In terms of the cost, one company providing the testing service – StreetKleen – says each DNA registration costs £30, while the cost of processing a sample is £70.

With an estimated 590,000 dogs in Wales, the potential cost of registering every single one would be a pretty whopping £17.7million up-front – hence why this would have to be led at a national level, perhaps with the costs of registration shared one-third each between the Welsh Government, local authorities and dog owners.

Aside from the up-front costs, the biggest stumbling block would be collecting the evidence itself.

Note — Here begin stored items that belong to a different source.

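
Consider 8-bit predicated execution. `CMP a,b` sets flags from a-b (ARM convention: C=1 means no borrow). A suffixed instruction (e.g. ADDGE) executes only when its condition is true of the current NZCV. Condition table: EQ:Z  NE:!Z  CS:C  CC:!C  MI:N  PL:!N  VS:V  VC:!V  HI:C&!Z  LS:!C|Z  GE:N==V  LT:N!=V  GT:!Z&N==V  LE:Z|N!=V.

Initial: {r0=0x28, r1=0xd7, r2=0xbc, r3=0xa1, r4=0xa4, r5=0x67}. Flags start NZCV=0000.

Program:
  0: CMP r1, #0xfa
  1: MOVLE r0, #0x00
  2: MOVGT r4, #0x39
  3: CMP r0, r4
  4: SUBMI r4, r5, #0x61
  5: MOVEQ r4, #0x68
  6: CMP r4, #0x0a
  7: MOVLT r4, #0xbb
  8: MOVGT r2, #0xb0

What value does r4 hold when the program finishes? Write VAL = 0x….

VAL = 0xbb

0: ✓ CMP  NZCV=1000
1: ✓ MOVLE  r0←0x00
2: · MOVGT
3: ✓ CMP  NZCV=0000
4: · SUBMI
5: · MOVEQ
6: ✓ CMP  NZCV=1010
7: ✓ MOVLT  r4←0xbb
8: · MOVGT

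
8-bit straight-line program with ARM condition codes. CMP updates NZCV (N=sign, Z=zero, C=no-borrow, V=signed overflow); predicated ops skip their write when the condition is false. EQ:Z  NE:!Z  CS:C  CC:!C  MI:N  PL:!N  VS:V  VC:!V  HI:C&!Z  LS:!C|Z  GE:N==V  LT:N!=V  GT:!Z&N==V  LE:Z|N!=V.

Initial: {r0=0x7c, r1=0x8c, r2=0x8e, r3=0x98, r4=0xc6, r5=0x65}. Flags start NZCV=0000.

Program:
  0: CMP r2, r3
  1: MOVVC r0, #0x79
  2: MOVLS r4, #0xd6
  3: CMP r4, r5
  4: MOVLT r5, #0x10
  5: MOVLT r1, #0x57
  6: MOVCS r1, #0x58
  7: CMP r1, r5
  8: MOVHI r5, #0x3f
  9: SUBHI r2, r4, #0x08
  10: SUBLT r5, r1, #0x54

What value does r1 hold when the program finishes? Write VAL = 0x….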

Councils simply don't have the resources to do it by themselves despite hiring enforcement officers, so all staff working outdoors (highways, groundskeepers, refuse collectors, PCSOs) could be issued with testing kits and some way to warn others like a fluorescent spray. The kits could be made available to the public as well – whether sold in shops or by local councils themselves.

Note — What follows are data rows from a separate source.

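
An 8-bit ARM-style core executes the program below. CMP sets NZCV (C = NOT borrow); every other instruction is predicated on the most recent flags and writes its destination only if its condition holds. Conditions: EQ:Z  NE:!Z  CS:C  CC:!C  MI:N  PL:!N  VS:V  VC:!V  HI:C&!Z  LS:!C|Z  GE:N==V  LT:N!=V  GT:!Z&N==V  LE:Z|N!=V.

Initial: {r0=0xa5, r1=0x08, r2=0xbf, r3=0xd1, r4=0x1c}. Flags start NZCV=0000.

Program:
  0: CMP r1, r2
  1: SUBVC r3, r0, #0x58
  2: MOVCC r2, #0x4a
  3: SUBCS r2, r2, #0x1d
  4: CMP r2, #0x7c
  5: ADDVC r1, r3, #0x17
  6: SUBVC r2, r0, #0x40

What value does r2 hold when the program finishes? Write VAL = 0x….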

There would be a number of, somewhat unpalatable, questions:

  • What would happen to the remnant of the shite? What if someone picks up most of the mess but leaves a trace? Does there need to be a minimum size of turd?
  • Would diarrhoea and soft stools be an exemption (it's not easy to clean up admittedly)?
  • What about tourists who bring their dogs to Wales and whose dogs might not be on the DNA register? Should hotels, BnBs and holiday parks have a legal requirement not to allow guests to bring dogs that haven't been DNA registered and chipped?
  • Irresponsible dog owners would be unlikely to get their dog registered in the first place; what would happen to them?

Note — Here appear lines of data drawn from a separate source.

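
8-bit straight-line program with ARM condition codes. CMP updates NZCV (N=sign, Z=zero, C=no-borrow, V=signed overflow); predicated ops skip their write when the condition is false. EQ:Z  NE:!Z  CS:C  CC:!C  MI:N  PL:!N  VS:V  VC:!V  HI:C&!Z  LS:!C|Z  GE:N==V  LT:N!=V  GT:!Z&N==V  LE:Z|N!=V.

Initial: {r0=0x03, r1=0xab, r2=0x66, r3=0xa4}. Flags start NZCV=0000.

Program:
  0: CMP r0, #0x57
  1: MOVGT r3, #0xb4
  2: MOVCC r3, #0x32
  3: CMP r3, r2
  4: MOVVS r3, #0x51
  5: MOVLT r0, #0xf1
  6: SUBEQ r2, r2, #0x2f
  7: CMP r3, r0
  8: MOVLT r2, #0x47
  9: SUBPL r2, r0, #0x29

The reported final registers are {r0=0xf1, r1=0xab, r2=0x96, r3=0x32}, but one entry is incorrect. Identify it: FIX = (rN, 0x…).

[0] flags=1000 → (cmp)
[1] flags=1000 GT?F → skip
[2] flags=1000 CC?T → r3=0x32
[3] flags=1000 → (cmp)
[4] flags=1000 VS?F → skip
[5] flags=1000 LT?T → r0=0xf1
[6] flags=1000 EQ?F → skip
[7] flags=0000 → (cmp)
[8] flags=0000 LT?F → skip
[9] flags=0000 PL?T → r2=0xc8

FIX = (r2, 0xc8)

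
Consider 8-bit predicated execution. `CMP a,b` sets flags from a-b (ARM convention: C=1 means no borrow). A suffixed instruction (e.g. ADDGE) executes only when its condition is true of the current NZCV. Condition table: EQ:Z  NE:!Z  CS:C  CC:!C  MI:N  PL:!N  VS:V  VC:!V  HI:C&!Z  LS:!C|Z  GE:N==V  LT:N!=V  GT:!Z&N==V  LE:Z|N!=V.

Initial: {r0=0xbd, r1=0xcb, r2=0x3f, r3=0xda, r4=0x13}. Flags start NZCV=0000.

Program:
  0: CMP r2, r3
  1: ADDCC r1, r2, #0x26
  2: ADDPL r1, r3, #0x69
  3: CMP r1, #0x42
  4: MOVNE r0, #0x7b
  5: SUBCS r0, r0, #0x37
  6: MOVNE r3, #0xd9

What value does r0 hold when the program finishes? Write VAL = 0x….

VAL = 0x44

0: ✓ CMP  NZCV=0000
1: ✓ ADDCC  r1←0x65
2: ✓ ADDPL  r1←0x43
3: ✓ CMP  NZCV=0010
4: ✓ MOVNE  r0←0x7b
5: ✓ SUBCS  r0←0x44
6: ✓ MOVNE  r3←0xd9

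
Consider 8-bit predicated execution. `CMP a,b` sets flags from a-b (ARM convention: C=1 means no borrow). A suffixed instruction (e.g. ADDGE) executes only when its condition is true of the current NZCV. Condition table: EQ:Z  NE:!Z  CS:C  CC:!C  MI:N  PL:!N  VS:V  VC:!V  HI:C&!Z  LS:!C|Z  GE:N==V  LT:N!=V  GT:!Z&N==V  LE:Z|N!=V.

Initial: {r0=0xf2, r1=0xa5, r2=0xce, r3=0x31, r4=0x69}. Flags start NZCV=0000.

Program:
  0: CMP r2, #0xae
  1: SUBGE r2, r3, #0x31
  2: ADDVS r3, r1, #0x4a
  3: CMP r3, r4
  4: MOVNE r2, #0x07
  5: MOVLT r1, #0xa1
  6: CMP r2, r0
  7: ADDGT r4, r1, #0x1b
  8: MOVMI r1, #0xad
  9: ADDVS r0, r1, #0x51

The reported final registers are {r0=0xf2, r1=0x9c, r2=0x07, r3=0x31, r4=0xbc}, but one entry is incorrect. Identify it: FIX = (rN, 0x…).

0: ✓ CMP  NZCV=0010
1: ✓ SUBGE  r2←0x00
2: · ADDVS
3: ✓ CMP  NZCV=1000
4: ✓ MOVNE  r2←0x07
5: ✓ MOVLT  r1←0xa1
6: ✓ CMP  NZCV=0000
7: ✓ ADDGT  r4←0xbc
8: · MOVMI
9: · ADDVS

FIX = (r1, 0xa1)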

It sounds like using a sledgehammer to crack a nut, but it would almost certainly help deal with the problem once and for all. A similar scheme introduced by the appropriately-named Barking Council in London has seen dog fouling halved in three of their most popular parks. That brings me to the punishments.

  • Any fines should, at the very least, cover the cost of testing a sample as well as act as a punishment. So the fine could/should rise to Level 1 on the standard scale (£200) for each incident. Once the cost of testing is discounted, the remainder of the fine can be shared equally between the Welsh Government and the local authority in which the offence was committed.
  • The current exemptions (listed earlier) could continue and some way of flagging up registered blind dog owners on the database could be worked in so they won't have to deal with any notices.
  • Putting it in a bag then tying it to a tree or throwing it into a hedge – which seems to be a growing trend - should be treated the same as not picking it up in the first place (I understand it is anyway).
  • Housing associations and landlords should make it a condition of tenancy for tenants to get any dogs they own DNA registered.
  • Dog bag vending machines could be installed in popular dog walking areas.
  • Consideration could be given to wrapping the whole thing up in a reintroduction of dog/pet licences – raised in a comment on here a while ago by Jac o' the North, I think.

It's important to remember in all this that the dog is blameless. They don't get to choose their owners and sometimes they end up with lousy ones.

If you do own a dog and can't bear to clean up after them, I shudder to think what sort of parent you are/will be whilst you give all dog owners a bad name.

In short, you're telling the world you're a piece of shit.